The Blue Ribbon Committee, and the Human Relations Commission it was formed under, went away after the commission was defunded in 2008 amid budgetary constraints.
Young said most of the progress he has seen comes from younger leaders – white and black – who don’t carry the baggage of the Jim Crow era.
“The world is just different now, it’s entirely different,” he said. “Young white and black folks don’t look at each other the same way they used to.”
The Elams, who had to flee Paine College during the unrest 50 years ago, could be considered beneficiaries of Augusta’s defining civil rights event. Patricia, who was initially denied full-time employment with the Richmond County school system because of its antiquated racial quota system, retired from the system with full benefits more than a decade ago. Her husband retired last year as president of Augusta Technical College.
“I’m glad to say life is so different now,” she said. “Augusta has changed and grown with so people moving from all parts of the country.”
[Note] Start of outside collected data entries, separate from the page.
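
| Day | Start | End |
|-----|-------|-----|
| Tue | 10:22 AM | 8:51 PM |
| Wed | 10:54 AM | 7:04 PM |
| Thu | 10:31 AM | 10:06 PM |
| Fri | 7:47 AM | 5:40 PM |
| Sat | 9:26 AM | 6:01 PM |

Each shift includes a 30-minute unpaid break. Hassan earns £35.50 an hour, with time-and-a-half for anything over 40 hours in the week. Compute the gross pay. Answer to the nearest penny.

Tue: 10:22 AM–8:51 PM = 10 h 29 min; less 30 min break → 9 h 59 min
Wed: 10:54 AM–7:04 PM = 8 h 10 min; less 30 min break → 7 h 40 min
Thu: 10:31 AM–10:06 PM = 11 h 35 min; less 30 min break → 11 h 5 min
Fri: 7:47 AM–5:40 PM = 9 h 53 min; less 30 min break → 9 h 23 min
Sat: 9:26 AM–6:01 PM = 8 h 35 min; less 30 min break → 8 h 5 min
Total worked: 46 h 12 min = 2772 min.
Regular 40 h 0 min = 2400 min at £35.50/h; overtime 6 h 12 min = 372 min at £53.25/h.
Pay = (2400 × £35.50 + 372 × £53.25) ÷ 60 = £1750.15.

£1750.15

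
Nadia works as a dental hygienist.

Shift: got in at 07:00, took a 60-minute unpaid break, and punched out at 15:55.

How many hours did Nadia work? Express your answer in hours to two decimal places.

7.92 hours

Shift: 07:00–15:55 = 8 h 55 min; less 60 min break → 7 h 55 min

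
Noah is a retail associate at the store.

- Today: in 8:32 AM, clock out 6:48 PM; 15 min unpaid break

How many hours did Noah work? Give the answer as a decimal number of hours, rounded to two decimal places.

Today: 8:32 AM–6:48 PM = 10 h 16 min; less 15 min break → 10 h 1 min

10.02 hours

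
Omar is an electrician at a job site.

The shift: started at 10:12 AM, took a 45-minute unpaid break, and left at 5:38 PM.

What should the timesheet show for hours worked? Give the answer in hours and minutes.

The shift: 10:12 AM–5:38 PM = 7 h 26 min; less 45 min break → 6 h 41 min

6 h 41 min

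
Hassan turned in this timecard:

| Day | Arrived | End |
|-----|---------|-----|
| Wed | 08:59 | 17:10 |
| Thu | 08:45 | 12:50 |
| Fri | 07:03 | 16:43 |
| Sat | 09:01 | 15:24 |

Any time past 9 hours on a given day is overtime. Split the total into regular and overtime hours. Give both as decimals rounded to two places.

Regular 27.65 hours, overtime 0.67 hours

Wed: 08:59–17:10 = 8 h 11 min
Thu: 08:45–12:50 = 4 h 5 min
Fri: 07:03–16:43 = 9 h 40 min
Sat: 09:01–15:24 = 6 h 23 min
Wed reg 8 h 11 min / OT 0 h 0 min; Thu reg 4 h 5 min / OT 0 h 0 min; Fri reg 9 h 0 min / OT 0 h 40 min; Sat reg 6 h 23 min / OT 0 h 0 min.
Totals: regular 27 h 39 min, overtime 0 h 40 min.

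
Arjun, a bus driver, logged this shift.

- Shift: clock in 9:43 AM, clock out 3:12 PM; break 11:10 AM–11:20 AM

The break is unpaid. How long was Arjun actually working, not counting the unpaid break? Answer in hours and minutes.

Shift: 9:43 AM–3:12 PM = 5 h 29 min; less 10 min break → 5 h 19 min

5 h 19 min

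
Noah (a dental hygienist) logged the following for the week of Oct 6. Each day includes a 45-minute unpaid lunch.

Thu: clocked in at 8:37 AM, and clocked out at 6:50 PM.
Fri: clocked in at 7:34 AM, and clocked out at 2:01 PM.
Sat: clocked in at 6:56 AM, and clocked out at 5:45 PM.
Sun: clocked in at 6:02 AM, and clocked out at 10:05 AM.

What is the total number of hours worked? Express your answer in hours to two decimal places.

28.53 hours

Thu: 8:37 AM–6:50 PM = 10 h 13 min; less 45 min break → 9 h 28 min
Fri: 7:34 AM–2:01 PM = 6 h 27 min; less 45 min break → 5 h 42 min
Sat: 6:56 AM–5:45 PM = 10 h 49 min; less 45 min break → 10 h 4 min
Sun: 6:02 AM–10:05 AM = 4 h 3 min; less 45 min break → 3 h 18 min
Total: 9 h 28 min + 5 h 42 min + 10 h 4 min + 3 h 18 min = 28 h 32 min.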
Paine College has a tradition at every 50-year reunion where the “Golden Class” recreates their graduation march. That reunion was canceled this week because of the coronavirus pandemic, essentially denying her second chance to accept her diploma on stage.
“I don’t think missing graduation in any way compares to losing six people and seeing hundreds of people hurt and businesses that lost everything,” Terry Elam says. “But it is kind of ironic that we now have this happening again, at the same time, for public safety reasons.”
Patricia said she was talking to a fellow graduate about the coincidence.
“I said, ‘Can you believe it? Again,’” she said. “It’s just amazing. I don’t know what it means, but it certainly gives you pause.”